Non, La Réunion et les Réunionnais ne pardonneront jamais à ceux, fils ou pas, qui méprisent l’importance de lire, d’écrire, de compter dans sa langue, pour traduire ses aspirations profondes et ses sentiments les plus chers. Non, l’identité et la culture réunionnaises sont loin d’être des combats « d’arrière-garde ». Le penser ainsi est suicidaire. Nous continuons à ne pas croire que ces propos puissent émaner de vous, en qui toute notre belle île place sa confiance pour porter loin sa fierté. Pour dire tout simplement « nous lé là, La Rénion lé là » (excusez l’orthographe imparfaite). Avant vous et après vous, La Réunion existera, car elle est une valeur sûre, Elle a une âme et Elle n’est pas à brader, même si certains comme vous en font le dessein de le céder au premier venu.

La force d’une société réside dans sa capacité à résister à toute manœuvre tendant à nuire et à détruire ses composantes culturelles.

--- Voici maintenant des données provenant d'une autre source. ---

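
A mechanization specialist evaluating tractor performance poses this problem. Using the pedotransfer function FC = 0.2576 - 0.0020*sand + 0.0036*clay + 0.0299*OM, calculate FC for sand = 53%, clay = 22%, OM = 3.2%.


FC = 0.2576 - 0.0020*53 + 0.0036*22 + 0.0299*3.2
   = 0.2576 - 0.1060 + 0.0792 + 0.0957
   = 0.3265


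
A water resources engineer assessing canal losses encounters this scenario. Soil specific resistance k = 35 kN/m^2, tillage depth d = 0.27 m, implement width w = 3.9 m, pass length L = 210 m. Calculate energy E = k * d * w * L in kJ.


E = k * d * w * L
  = 35 * 0.27 * 3.9 * 210
  = 7739.55 kJ


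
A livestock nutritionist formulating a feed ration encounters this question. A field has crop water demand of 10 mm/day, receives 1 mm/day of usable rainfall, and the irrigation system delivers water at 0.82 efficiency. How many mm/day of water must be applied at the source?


IWR = (ETc - Pe) / Ea
    = (10 - 1) / 0.82
    = 9 / 0.82
    = 10.98 mm/day


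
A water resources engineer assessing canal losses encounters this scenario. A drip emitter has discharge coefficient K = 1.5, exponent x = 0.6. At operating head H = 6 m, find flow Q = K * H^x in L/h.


Q = K * H^x
  = 1.5 * 6^0.6
  = 1.5 * 2.9302
  = 4.40 L/h


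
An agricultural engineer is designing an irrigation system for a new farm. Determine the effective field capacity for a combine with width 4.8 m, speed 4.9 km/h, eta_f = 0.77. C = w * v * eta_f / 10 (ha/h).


C = w * v * eta_f / 10
  = 4.8 * 4.9 * 0.77 / 10
  = 18.11 / 10
  = 1.81 ha/h


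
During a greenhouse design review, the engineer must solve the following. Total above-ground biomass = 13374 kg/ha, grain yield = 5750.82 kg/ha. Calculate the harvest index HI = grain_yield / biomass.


HI = grain_yield / biomass
   = 5750.82 / 13374
   = 0.43


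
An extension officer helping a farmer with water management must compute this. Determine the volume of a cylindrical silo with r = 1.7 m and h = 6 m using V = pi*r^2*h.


V = pi * r^2 * h
  = pi * 1.7^2 * 6
  = pi * 2.89 * 6
  = 54.48 m^3


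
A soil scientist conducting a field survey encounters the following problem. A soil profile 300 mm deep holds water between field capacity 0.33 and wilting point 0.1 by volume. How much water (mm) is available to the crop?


AW = (FC - WP) * D
   = (0.33 - 0.1) * 300
   = 0.23 * 300
   = 69 mm


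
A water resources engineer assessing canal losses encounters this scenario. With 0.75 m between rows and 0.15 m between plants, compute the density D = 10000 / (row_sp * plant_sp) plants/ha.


D = 10000 / (row_sp * plant_sp)
  = 10000 / (0.75 * 0.15)
  = 10000 / 0.1125
  = 88888.89 plants/ha


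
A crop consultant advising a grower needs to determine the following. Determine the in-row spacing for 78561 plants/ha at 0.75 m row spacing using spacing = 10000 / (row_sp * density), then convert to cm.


spacing = 10000 / (row_sp * density)
        = 10000 / (0.75 * 78561)
        = 10000 / 58920.75
        = 0.16972 m = 16.97 cm


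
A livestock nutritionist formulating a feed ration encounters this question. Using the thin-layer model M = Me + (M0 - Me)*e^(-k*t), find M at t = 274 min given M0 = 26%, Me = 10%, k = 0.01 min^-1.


M = Me + (M0 - Me) * e^(-k*t)
  = 10 + (26 - 10) * e^(-0.01*274)
  = 10 + 16 * e^(-2.740)
  = 10 + 16 * 0.06457
  = 10 + 1.0331
  = 11.03%


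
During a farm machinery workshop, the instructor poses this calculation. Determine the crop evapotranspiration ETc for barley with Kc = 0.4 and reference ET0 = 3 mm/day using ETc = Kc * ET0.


ETc = Kc * ET0
    = 0.4 * 3
    = 1.20 mm/day


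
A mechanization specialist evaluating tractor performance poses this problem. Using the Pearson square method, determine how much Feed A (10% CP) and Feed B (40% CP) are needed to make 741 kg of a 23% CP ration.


parts_A = CP_b - target = 40 - 23 = 17
parts_B = target - CP_a = 23 - 10 = 13
total_parts = 17 + 13 = 30
Feed A = 741 * 17 / 30 = 419.90 kg
Feed B = 741 * 13 / 30 = 321.10 kg

419.90 kg


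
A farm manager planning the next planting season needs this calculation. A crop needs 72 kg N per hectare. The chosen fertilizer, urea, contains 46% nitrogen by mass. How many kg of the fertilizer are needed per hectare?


Rate = N_required / (N_content / 100)
     = 72 / (46 / 100)
     = 72 / 0.46
     = 156.52 kg/ha


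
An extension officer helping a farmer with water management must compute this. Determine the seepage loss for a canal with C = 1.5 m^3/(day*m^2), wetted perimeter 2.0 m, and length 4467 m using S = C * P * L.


S = C * P * L
  = 1.5 * 2.0 * 4467
  = 13401 m^3/day


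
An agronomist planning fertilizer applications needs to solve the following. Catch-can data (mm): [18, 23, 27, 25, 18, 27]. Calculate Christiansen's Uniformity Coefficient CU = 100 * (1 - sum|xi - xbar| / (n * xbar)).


xbar = 138 / 6 = 23
sum|xi - xbar| = 20
CU = 100 * (1 - 20 / (6 * 23))
   = 100 * (1 - 0.1449)
   = 85.51%


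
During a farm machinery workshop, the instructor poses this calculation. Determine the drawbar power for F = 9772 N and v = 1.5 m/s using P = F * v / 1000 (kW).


P = F * v / 1000
  = 9772 * 1.5 / 1000
  = 14658 / 1000
  = 14.66 kW


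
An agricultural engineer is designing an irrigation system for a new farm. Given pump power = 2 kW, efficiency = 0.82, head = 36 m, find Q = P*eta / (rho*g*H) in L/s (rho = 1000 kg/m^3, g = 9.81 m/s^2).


Q = (P * 1000 * eta) / (rho * g * H)
  = (2 * 1000 * 0.82) / (1000 * 9.81 * 36)
  = 1640 / 353160
  = 0.00464 m^3/s = 4.64 L/s


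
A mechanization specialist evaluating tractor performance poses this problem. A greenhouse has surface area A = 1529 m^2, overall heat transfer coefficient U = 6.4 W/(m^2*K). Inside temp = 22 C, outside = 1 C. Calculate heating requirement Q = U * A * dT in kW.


dT = 22 - (1) = 21 K
Q = U * A * dT
  = 6.4 * 1529 * 21
  = 205497.60 W = 205.50 kW


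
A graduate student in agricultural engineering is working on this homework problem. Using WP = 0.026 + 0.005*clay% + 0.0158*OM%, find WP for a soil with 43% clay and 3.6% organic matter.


WP = 0.026 + 0.005*43 + 0.0158*3.6
   = 0.026 + 0.2150 + 0.0569
   = 0.2979


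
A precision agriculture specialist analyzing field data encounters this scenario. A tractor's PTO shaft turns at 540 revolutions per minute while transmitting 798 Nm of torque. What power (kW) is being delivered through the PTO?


P = 2*pi*n*T / 60000
  = 2*pi * 540 * 798 / 60000
  = 2707550.21 / 60000
  = 45.13 kW


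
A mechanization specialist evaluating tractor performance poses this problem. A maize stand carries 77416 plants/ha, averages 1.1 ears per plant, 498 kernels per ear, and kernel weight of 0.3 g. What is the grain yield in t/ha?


Y = density * ears * kernels * kw
  = 77416 * 1.1 * 498 * 0.3 g/ha
  = 12722545.44 g/ha
  = 12722.55 kg/ha = 12.72 t/ha


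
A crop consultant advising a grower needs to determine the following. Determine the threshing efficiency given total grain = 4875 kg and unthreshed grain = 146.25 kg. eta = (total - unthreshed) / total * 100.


eta = (total - unthreshed) / total * 100
    = (4875 - 146.25) / 4875 * 100
    = 4728.75 / 4875 * 100
    = 97%


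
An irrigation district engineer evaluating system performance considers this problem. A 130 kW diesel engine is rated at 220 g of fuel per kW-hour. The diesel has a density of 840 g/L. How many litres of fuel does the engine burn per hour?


FC = P * BSFC / rho_fuel
   = 130 * 220 / 840
   = 28600 / 840
   = 34.05 L/h


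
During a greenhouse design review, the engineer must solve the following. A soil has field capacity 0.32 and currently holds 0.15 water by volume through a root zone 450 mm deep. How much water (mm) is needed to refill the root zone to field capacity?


SMD = (FC - theta) * D
    = (0.32 - 0.15) * 450
    = 0.170 * 450
    = 76.50 mm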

Nombreux sont aujourd’hui les artistes réunionnais qui chantent, dansent et font apprécier par la lecture, partout dans le monde entier, le rythme maloya. Un Danyèl Waro, un Gauliris, un Fabrice Georget, un Gramoun Lélé, une Yvette Duchemann, un Fourcade, une Laurence Daleau, un Axel Gauvin, un Justin, un Samelong… n’ont-ils pas tous porté par leur voix, par leurs écrits en créole, les pensées des milliers d’âmes, sans avoir recours à d’autres langues, à d’autres identités que celles dans lesquelles ils ont été conçus et bercés ? Et pourtant, ils ont été compris et honorés. Aujourd’hui, ils sont les chantres de notre créole réunionnais. Leur mode de communication passe par le créole, ils parlent du pays, ils communiquent l’interculturalité et le métissage dont toute la terre entière nous envie et nous copie. Ils ne veulent pas changer leur couleur contre une autre. Ils veulent garder leur spécificité réunionnaise. Mieux que ceux qui, comme vous, tendent à cacher notre histoire et à retarder son entrée dans la mondialisation, ils sont aujourd’hui des exemples de soldats, prêts à mettre en lumière ce que la langue, de par son pouvoir de persuasion et de conviction, peut faire gagner à la culture d’un peuple à l’origine disparate, mais aujourd’hui uni et fort, vibrant en harmonie. Plutôt que d’être classées comme une statue de musée, la langue et la culture réunionnaises constituent des figures vivantes, mouvantes, bruyantes, remuantes, qui suscitent partout admirations et convoitises. L’identité réunionnaise doit partout et en tout lieu tenir debout. On ne doit pas avoir honte de ce beau bijou qui sera loin d’être classé au Musée Grévin. On ne parlera jamais de notre identité au passé.